While few of us are resource producers any more, we all remain resource
consumers. This is one area we all can act upon that could have a positive
effect on resource use, demand and management. Yet few of us connect our
resource consumption to what must be done to the land to make it possible.
At the same time many of us espouse the land ethic, our operating motto in
the marketplace seems to be “shop ‘till you drop” or “whoever dies with the
most toys wins.”
The disjunct between people as consumers and the land is reflected in rising
discord and alienation between producers and consumers. Loggers, ranchers,
fishermen, miners, and other resource producers have all at times felt
themselves subject to scorn and ridicule by the very society that benefits
from the products they produce.

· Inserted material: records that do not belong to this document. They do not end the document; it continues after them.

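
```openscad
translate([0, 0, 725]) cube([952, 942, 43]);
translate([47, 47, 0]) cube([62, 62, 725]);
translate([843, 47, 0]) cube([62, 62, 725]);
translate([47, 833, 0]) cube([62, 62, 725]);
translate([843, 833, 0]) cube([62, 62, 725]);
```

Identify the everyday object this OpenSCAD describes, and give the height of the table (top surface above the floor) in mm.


A table. The table height is 768 mm.

A 952×942×43 slab sits at z = 725 on four 62 mm square posts — a table. The top surface is at 725 + 43 = 768 mm.


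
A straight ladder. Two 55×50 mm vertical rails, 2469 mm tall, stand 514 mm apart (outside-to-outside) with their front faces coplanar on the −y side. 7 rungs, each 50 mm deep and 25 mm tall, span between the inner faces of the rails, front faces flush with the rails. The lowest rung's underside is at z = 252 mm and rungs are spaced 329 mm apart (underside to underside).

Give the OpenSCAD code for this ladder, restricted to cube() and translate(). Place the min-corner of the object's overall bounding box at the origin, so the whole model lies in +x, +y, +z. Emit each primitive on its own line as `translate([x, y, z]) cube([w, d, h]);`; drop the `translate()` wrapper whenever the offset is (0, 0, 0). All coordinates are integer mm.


cube([55, 50, 2469]);
translate([459, 0, 0]) cube([55, 50, 2469]);
translate([55, 0, 252]) cube([404, 50, 25]);
translate([55, 0, 581]) cube([404, 50, 25]);
translate([55, 0, 910]) cube([404, 50, 25]);
translate([55, 0, 1239]) cube([404, 50, 25]);
translate([55, 0, 1568]) cube([404, 50, 25]);
translate([55, 0, 1897]) cube([404, 50, 25]);
translate([55, 0, 2226]) cube([404, 50, 25]);


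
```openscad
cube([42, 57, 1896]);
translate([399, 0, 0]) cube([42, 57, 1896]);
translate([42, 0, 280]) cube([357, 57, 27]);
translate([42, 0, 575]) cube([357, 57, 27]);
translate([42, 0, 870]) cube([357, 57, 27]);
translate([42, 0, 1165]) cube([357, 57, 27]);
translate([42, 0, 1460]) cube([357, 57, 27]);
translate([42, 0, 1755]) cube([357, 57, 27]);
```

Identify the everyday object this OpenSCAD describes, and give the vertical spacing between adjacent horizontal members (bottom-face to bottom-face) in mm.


A ladder. The rung spacing is 295 mm.

Two tall 42×57 posts with 6 short bars between them — a ladder. Adjacent rungs sit at z = 280 and z = 575, so the spacing is 575 − 280 = 295 mm.


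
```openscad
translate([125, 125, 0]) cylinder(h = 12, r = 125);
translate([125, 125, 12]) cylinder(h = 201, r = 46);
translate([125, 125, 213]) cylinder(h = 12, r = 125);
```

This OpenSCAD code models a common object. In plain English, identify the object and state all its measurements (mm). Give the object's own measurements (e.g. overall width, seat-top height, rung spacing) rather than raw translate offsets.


A spool: two coaxial disc flanges of radius 125 mm and thickness 12 mm, joined by a core cylinder of radius 46 mm and height 201 mm. The lower flange rests on z = 0 and the three cylinders share a vertical axis.


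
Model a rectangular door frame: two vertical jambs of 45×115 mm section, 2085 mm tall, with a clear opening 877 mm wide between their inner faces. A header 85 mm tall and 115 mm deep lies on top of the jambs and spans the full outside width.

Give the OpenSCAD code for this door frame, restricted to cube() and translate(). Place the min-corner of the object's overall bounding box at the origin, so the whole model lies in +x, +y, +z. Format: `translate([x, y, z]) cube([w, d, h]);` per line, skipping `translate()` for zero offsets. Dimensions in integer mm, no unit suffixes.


cube([45, 115, 2085]);
translate([922, 0, 0]) cube([45, 115, 2085]);
translate([0, 0, 2085]) cube([967, 115, 85]);


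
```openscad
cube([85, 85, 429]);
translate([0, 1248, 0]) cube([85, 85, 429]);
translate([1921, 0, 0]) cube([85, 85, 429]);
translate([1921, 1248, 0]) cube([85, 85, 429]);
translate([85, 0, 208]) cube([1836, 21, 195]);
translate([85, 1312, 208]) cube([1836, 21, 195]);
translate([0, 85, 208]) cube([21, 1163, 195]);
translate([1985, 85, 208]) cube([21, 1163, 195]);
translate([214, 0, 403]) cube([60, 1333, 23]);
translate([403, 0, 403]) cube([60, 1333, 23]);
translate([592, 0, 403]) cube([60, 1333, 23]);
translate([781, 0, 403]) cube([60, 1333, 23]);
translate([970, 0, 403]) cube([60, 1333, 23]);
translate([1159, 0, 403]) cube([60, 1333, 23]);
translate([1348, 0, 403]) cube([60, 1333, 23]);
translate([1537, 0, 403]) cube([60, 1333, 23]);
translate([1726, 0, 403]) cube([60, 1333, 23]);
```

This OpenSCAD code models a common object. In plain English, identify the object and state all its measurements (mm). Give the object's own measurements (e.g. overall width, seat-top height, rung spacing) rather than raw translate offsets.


A bed frame 2006 mm long (x) by 1333 mm wide (y). Four 85×85 mm corner posts, 429 mm tall, at the corners of the footprint. Four rails of 21 mm thickness and 195 mm height run between adjacent posts with their undersides at z = 208 mm, their outer faces flush with the outside of the frame (the two x-running rails run between the posts' inner faces; the two y-running rails run between the posts' inner faces). 9 slats, each 60 mm wide (x) and 23 mm thick, lie across the top of the two x-running rails, running the full 1333 mm width of the frame in y; along x they sit between the end posts with a 129 mm gap after the −x posts and between neighbouring slats, leaving 135 mm before the +x posts.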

What is absent from much environmental
discourse in the U.S. today is a recognition that urbanized society is no
less dependent upon the products of forest and field than were the
subsistence farmers of America's past. This is clearly reflected in the
language used in such discourse. Rural communities traditionally engaged in
producing timber and other natural resources for urban consumers are
commonly referred to as natural resource "dependent" communities. Seldom are
the truly resource dependent communities like Boulder, Denver, Detroit, or
Boston ever referred to as such."
===============
The article is quite short (3 pages a4) and I could post if desired.
????????? Anyone want it?
But once again, MacCleery is commenting from the standpoint of a particular
issue (USFS) to provide context.
> Do you REALLY think that what John Foster has the immense patience to
> repeat and repeat and repeat is so trivial that you neve answer?
I confess to not reading this repeated trivial message.
> Do you REALLY think that you can keep ignoring the problem of unfettered
> consumerism (e.g. by not answering what John actually says) and still want
> to be politically correct in this list?
No, I agree with you. But I HAVE mentioned a consumption ethic. MacCleery
made some interesting points which is why I modified my conditions for a
sustainable future to include a consumption ethic as well as a land ethic
and a move to renewable, low energy demanding, low environmental impact
resources. See my post to John last week.